Determine what part you own, beyond that, is there overlap?

Start, end, internal start, internal end

Either system describes, or we define.

DRI_part_block I nuber of dimensions, 4 tuples per dimension, ) matching order in DR_SHAPE

Have a mask to represent what is and isn't partitioned. We need to keep the partition type.

O bit not part, 1 - is partioned.

Process Sets (M1,M2)

Local Memory layout objects (L1,L2)

Real Memory ; data stored locally

Transfer Objects (T); temporary buffers for use during DR operations

Group to group transfers - or group to self.

Buffer Reuse

Global Knowledge of local partitioning; initially known and computed by DR)

(Sender shouldn't have to know about receiver).

Do is wise to setup, recognizes what is requested, where it's at. )

Can some be do’ ing and some getting?

Nathan's API send,recv,sendrecv,do

Groups of Groups ? vs. looping through, chaining etc.

Case of 5 outputs from one group.

We need a proposal to build groups, process sets, and need to subset processes.

Assumption of 1 program, and a mechanism for splitting.

Jon: Postulate the existence of an object - DR layered on top.
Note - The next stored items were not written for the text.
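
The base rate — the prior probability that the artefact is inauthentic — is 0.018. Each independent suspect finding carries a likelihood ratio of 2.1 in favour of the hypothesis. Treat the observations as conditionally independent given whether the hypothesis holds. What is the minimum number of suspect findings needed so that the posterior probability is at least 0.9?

Prior odds: 0.018 ÷ 0.982 = 9/491.
Likelihood ratio per suspect finding = 2.1.
Target odds: 0.9 ÷ 0.1 = 9.
Require 2.1ⁿ ≥ 9 ÷ (9/491) = 491.
2.1⁸ ≈378.229 falls short of 491 but 2.1⁹ ≈794.28 reaches it, so n = 9.

9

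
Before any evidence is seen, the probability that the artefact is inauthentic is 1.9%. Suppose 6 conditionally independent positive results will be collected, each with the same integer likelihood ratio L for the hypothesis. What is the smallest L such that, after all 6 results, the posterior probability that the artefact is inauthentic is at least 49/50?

Prior odds = 0.019/0.981 = 19/981.
Target odds = 0.98/0.02 = 49.
Need L⁶ ≥ 49 ÷ (19/981) = 48069/19.
3⁶ = 729 < 48069/19 ≤ 4096 = 4⁶, so L = 4.

4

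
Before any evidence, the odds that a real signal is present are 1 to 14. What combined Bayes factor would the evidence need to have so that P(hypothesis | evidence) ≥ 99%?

Prior odds = 1/14.
Target odds = 0.99/0.01 = 99.
Required Bayes factor = 99 ÷ (1/14) = 1386.

1386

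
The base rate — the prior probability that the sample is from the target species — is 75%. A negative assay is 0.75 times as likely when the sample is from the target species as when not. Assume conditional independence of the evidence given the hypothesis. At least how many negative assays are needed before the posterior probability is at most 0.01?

20

Prior odds: 0.75 ÷ 0.25 = 3.
Likelihood ratio per negative assay = 0.75.
Target odds: 0.01 ÷ 0.99 = 1/99.
Need 3 × 0.75ⁿ ≤ 1/99, i.e. 0.75ⁿ ≤ 1/297.
0.75¹⁹ ≈0.00422828 is still above 1/297 but 0.75²⁰ ≈0.00317121 is at or below it, so n = 20.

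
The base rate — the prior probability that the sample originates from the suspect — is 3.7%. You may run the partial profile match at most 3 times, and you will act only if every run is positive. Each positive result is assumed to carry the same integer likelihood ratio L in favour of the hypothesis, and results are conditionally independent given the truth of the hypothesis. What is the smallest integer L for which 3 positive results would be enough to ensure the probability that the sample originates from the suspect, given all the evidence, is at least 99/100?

14

Prior odds = 0.037/0.963 = 37/963.
Target odds = 0.99/0.01 = 99.
Need L³ ≥ 99 ÷ (37/963) = 95337/37.
13³ = 2197 < 95337/37 ≤ 2744 = 14³, so L = 14.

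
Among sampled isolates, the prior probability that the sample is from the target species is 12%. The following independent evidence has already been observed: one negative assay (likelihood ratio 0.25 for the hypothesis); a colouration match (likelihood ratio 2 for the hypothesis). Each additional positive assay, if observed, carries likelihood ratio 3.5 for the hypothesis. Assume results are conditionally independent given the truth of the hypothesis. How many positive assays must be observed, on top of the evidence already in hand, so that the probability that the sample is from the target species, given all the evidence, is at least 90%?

Prior odds = 0.12/0.88 = 3/22.
Combined Bayes factor of the evidence already in hand = 0.25 × 2 = 0.5.
Odds after that evidence = (3/22) × 0.5 = 3/44.
Target odds = 0.9/0.1 = 9.
Need 3.5ⁿ ≥ 9 ÷ (3/44) = 132.
3.5³ = 42.875 falls short of 132 but 3.5⁴ = 150.0625 reaches it, so n = 4.

4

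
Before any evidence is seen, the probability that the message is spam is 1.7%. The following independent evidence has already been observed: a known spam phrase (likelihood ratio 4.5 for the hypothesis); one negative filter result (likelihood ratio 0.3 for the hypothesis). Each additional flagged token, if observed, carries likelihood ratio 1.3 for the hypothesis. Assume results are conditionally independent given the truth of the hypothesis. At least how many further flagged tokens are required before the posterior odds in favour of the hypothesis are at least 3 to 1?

Prior odds = 0.017/0.983 = 17/983.
Combined Bayes factor of the evidence already in hand = 4.5 × 0.3 = 1.35.
Odds after that evidence = (17/983) × 1.35 = 459/19660.
Target odds = 3.
Need 1.3ⁿ ≥ 3 ÷ (459/19660) = 19660/153.
1.3¹⁸ ≈112.455 falls short of 19660/153 but 1.3¹⁹ ≈146.192 reaches it, so n = 19.

19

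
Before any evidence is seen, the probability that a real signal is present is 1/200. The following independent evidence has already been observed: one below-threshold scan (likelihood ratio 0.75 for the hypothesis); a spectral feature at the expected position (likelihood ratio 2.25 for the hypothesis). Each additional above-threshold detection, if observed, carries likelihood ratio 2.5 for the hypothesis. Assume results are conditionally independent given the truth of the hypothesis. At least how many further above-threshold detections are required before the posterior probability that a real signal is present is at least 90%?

Prior odds = 0.005/0.995 = 1/199.
Combined Bayes factor of the evidence already in hand = 0.75 × 2.25 = 1.6875.
Odds after that evidence = (1/199) × 1.6875 = 27/3184.
Target odds = 0.9/0.1 = 9.
Need 2.5ⁿ ≥ 9 ÷ (27/3184) = 3184/3.
2.5⁷ = 610.3515625 falls short of 3184/3 but 2.5⁸ = 390625/256 reaches it, so n = 8.

8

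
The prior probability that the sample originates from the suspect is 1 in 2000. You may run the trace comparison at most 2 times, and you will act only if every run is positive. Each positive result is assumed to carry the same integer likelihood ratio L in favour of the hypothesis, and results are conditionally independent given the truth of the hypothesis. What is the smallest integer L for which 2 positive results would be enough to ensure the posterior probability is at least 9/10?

Prior odds = 0.0005/0.9995 = 1/1999.
Target odds = 0.9/0.1 = 9.
Need L² ≥ 9 ÷ (1/1999) = 17991.
134² = 17956 < 17991 ≤ 18225 = 135², so L = 135.

135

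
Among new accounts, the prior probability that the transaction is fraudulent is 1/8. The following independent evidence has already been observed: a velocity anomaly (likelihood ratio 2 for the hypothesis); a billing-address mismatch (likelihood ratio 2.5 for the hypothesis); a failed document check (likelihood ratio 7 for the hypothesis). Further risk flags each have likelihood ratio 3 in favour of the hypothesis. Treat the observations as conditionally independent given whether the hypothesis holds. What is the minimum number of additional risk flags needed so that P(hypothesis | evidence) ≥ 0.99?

3

Prior odds = 0.125/0.875 = 1/7.
Combined Bayes factor of the evidence already in hand = 2 × 2.5 × 7 = 35.
Odds after that evidence = (1/7) × 35 = 5.
Target odds = 0.99/0.01 = 99.
Need 3ⁿ ≥ 99 ÷ 5 = 19.8.
3² = 9 falls short of 19.8 but 3³ = 27 reaches it, so n = 3.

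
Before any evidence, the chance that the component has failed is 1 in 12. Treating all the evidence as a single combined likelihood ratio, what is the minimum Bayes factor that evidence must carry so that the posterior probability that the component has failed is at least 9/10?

Prior odds = (1/12)/(11/12) = 1/11.
Target odds = 0.9/0.1 = 9.
Required Bayes factor = 9 ÷ (1/11) = 99.

99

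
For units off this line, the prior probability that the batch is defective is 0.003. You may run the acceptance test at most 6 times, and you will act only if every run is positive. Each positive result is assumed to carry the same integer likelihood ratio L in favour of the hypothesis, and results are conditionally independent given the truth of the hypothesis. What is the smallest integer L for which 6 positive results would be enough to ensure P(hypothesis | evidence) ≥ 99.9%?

Prior odds = 0.003/0.997 = 3/997.
Target odds = 0.999/0.001 = 999.
Need L⁶ ≥ 999 ÷ (3/997) = 332001.
8⁶ = 262144 < 332001 ≤ 531441 = 9⁶, so L = 9.

9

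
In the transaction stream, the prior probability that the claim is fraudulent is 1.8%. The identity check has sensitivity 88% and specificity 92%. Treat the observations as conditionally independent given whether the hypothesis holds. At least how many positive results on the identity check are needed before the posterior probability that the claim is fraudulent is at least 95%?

Prior odds = 0.018/0.982 = 9/491.
False-positive rate = 1 − 0.92 = 0.08; likelihood ratio of a positive = 0.88/0.08 = 11.
Target odds: 0.95 ÷ 0.05 = 19.
Need (9/491) × 11ⁿ ≥ 19, i.e. 11ⁿ ≥ 9329/9.
11² = 121 falls short of 9329/9 but 11³ = 1331 reaches it, so n = 3.

3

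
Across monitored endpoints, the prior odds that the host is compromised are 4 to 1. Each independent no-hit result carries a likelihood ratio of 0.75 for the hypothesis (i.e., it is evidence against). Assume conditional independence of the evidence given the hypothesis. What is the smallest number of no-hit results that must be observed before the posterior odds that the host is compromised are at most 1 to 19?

Prior odds = 4.
Likelihood ratio per no-hit result = 0.75.
Target odds = 1/19.
Require 0.75ⁿ ≤ 1/19 ÷ 4 = 1/76.
0.75¹⁵ ≈0.0133635 is still above 1/76 but 0.75¹⁶ ≈0.0100226 is at or below it, so n = 16.

16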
Leave space in functions, need datatype DR_group_T

DRI_group_create (group, color, size?, newgroup)

Jon: We need a concept of a "network handle" included in these calls.

Take a list of processes to create a group from it.

DRI_init ()

DRI_creat,query,destroy

DO(transferobject)

Local Partitioning changes dimensions

Pipeline vs. Cliques

Synchronization semantics of DR operations

Local Packing / unpacking around transfer operations

WE NEED A NAMING CONVENTION CHAPTER

Objects:

p.26 DR_shape

The regularly scheduled portion of the meeting ended at this point. During the meeting, the group realized that one half-day meetings were inadequate to make good progress. It was agreed that from the next meeting onward, the meetings would be scheduled for a full day. This meeting session was quite productive in that it set forth the framework to begin designing the API. Several members were able to remain and continue the discussion and design issues of the API. The following is a synopsis from Ken Cain, who along with Dennis Cottel, Nathan Doss, Shane Hebert et al. set about to design the API.

Early February 2^nd prior to the MPI/RT Forum meeting at the Island Palms Resort Hotel, San Diego. Dennis Cottel will host.